Anybody been fishing up Fairview the past few weeks?
How has the fishing been?
Powerbait or worms working better?

Got a couple of kids that are excited to use their new Spiderman and Barbie fishing poles this coming weekend.


----------



## LOAH (Sep 29, 2007)

Grab some Gulp minnows (or some real dead ones from Walker's in FV) and a 1/16oz jig head and get after those Huntington tigers.

My post from Memorial weekend finished at Huntington and I was getting hits on almost every cast, fishing the far shoreline, not too far from the dam. Near the first big log jutting into the water.

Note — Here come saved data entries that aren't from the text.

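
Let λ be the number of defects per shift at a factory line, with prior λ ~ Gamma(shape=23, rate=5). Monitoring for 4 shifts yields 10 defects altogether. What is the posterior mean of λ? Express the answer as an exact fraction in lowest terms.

11/3

Total count 10 over total exposure 4 shifts.
By Gamma–Poisson conjugacy, the posterior is Gamma(α + Σx, β + Σt) = Gamma(23 + 10, 5 + 4) = Gamma(33, 9).
Posterior mean = α'/β' = 33/9 = 11/3.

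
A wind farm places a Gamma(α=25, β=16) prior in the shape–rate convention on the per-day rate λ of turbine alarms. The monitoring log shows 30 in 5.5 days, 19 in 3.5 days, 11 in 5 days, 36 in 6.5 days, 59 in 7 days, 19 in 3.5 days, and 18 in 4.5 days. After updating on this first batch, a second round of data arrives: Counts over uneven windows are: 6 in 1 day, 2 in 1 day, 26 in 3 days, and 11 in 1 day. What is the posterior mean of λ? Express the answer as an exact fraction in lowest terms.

Total count: 30 + 19 + 11 + 36 + 59 + 19 + 18 = 192.
Total exposure: 5.5 + 3.5 + 5 + 6.5 + 7 + 3.5 + 4.5 = 35.5 days.
After the first batch: Gamma(25 + 192, 16 + 35.5) = Gamma(217, 103/2).
Total count: 6 + 2 + 26 + 11 = 45.
Total exposure: 1 + 1 + 3 + 1 = 6 days.
After the second batch: Gamma(217 + 45, 103/2 + 6) = Gamma(262, 115/2).
Posterior mean = α'/β' = 262/(115/2) = 524/115.

524/115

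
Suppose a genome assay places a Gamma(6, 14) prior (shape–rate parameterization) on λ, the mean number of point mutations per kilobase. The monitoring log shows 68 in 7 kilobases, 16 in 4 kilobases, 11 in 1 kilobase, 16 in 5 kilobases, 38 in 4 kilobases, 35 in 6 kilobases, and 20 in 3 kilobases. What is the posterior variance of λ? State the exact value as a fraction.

105/968

Total count: 68 + 16 + 11 + 16 + 38 + 35 + 20 = 204.
Total exposure: 7 + 4 + 1 + 5 + 4 + 6 + 3 = 30 kilobases.
Conjugate update: add total count to the shape and total exposure to the rate, giving Gamma(210, 44).
Posterior variance = α'/β'² = 210/1936 = 105/968.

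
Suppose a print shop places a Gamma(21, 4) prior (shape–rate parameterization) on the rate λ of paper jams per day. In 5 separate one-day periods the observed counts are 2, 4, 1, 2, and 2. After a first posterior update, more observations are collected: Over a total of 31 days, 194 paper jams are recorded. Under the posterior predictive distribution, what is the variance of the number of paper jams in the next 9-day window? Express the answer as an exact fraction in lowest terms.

49833/800

Total count: 2 + 4 + 1 + 2 + 2 = 11.
Total exposure: 5 days.
After the first batch: Gamma(21 + 11, 4 + 5) = Gamma(32, 9).
Total count 194 over total exposure 31 days.
After the second batch: Gamma(32 + 194, 9 + 31) = Gamma(226, 40).
The posterior predictive for a window of length T is Negative Binomial with variance T·α'·(β'+T)/β'² = 9·226·49/1600 = 49833/800.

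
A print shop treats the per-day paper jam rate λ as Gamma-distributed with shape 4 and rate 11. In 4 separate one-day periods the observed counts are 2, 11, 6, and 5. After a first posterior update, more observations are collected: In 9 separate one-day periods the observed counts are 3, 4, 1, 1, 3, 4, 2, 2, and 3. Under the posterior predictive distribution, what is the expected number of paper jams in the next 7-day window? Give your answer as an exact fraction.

119/8

Total count: 2 + 11 + 6 + 5 = 24.
Total exposure: 4 days.
After the first batch: Gamma(4 + 24, 11 + 4) = Gamma(28, 15).
Total count: 3 + 4 + 1 + 1 + 3 + 4 + 2 + 2 + 3 = 23.
Total exposure: 9 days.
After the second batch: Gamma(28 + 23, 15 + 9) = Gamma(51, 24).
Predictive mean over a 7-day window = T·E[λ|data] = 7·51/24 = 119/8.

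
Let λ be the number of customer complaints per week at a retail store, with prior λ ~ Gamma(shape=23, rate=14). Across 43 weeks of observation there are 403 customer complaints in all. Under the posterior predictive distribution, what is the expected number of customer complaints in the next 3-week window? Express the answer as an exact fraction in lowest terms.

426/19

Total count 403 over total exposure 43 weeks.
Gamma(α, β) with Poisson data over total exposure Σt gives posterior Gamma(α+Σx, β+Σt) = Gamma(426, 57).
Predictive mean over a 3-week window = T·E[λ|data] = 3·426/57 = 426/19.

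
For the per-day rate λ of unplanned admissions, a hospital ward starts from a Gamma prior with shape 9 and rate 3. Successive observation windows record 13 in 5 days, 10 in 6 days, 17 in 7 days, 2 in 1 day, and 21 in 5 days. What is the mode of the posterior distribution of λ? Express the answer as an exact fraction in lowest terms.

71/27

Total count: 13 + 10 + 17 + 2 + 21 = 63.
Total exposure: 5 + 6 + 7 + 1 + 5 = 24 days.
Posterior: α' = 9 + 63 = 72, β' = 3 + 24 = 27.
Posterior mode = (α'−1)/β' = 71/27.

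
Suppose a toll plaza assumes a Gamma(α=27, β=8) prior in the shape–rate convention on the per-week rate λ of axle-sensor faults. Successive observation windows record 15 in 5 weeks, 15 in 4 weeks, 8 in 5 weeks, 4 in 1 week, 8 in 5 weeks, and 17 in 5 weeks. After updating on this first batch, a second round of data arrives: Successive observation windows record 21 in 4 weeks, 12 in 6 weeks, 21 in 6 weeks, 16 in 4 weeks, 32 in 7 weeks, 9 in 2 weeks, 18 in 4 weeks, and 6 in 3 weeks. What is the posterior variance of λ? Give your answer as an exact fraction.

Total count: 15 + 15 + 8 + 4 + 8 + 17 = 67.
Total exposure: 5 + 4 + 5 + 1 + 5 + 5 = 25 weeks.
After the first batch: Gamma(27 + 67, 8 + 25) = Gamma(94, 33).
Total count: 21 + 12 + 21 + 16 + 32 + 9 + 18 + 6 = 135.
Total exposure: 4 + 6 + 6 + 4 + 7 + 2 + 4 + 3 = 36 weeks.
After the second batch: Gamma(94 + 135, 33 + 36) = Gamma(229, 69).
Posterior variance = α'/β'² = 229/4761.

229/4761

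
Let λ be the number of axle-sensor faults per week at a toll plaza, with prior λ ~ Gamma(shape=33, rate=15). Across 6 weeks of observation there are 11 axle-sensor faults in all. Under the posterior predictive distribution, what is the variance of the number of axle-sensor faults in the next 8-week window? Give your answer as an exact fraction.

Total count 11 over total exposure 6 weeks.
Posterior: α' = 33 + 11 = 44, β' = 15 + 6 = 21.
The posterior predictive for a window of length T is Negative Binomial with variance T·α'·(β'+T)/β'² = 8·44·29/441 = 10208/441.

10208/441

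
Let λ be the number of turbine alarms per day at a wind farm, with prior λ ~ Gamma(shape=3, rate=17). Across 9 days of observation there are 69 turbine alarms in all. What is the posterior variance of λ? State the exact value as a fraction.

Total count 69 over total exposure 9 days.
The Gamma prior is conjugate for the Poisson rate, so λ | data ~ Gamma(3+69, 17+9) = Gamma(72, 26).
Posterior variance = α'/β'² = 72/676 = 18/169.

18/169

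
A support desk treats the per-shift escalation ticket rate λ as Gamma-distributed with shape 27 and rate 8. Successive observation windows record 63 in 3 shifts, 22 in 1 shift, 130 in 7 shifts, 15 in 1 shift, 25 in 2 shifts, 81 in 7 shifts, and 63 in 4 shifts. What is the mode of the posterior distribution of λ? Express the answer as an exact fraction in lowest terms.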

Just cast out, let it sink a little bit, then work it in somewhat erratically. It worked last week.

Good luck!


----------



## hardman11 (Apr 14, 2012)

cleveland worm and mash great


----------



## Tylert (Aug 6, 2008)

Electric lake has slowed down from the shore. People would show up fishing for an hour or so with no luck then leave. I have watched this for the past 2 weeks. I have caught a lot of "cookie cutter" tigers and cuts from my boat using jigs in shallow water. If you have access to a boat that would be a good place to look into. We brought in 60 fish in about 5 hours yesterday in the south fingers.


----------



## sknabnoj (Nov 29, 2012)

Heading up that way this weekend. Probably hit up Miller's Flat, Huntington and then spend the bulk of the time camping with the family near Potter's Ponds. Anyone know how cold it's gettin up there at night? I'm excited to catch some fish this weekend!>>O


----------



## Tylert (Aug 6, 2008)

I'm not sure about the middle of the night hours but the last couple weeks the temperature has been about 35 degrees at 6am.


----------



## sknabnoj (Nov 29, 2012)

Woo, I better make sure I get the heater working in the trailer! Thanks for the update!


----------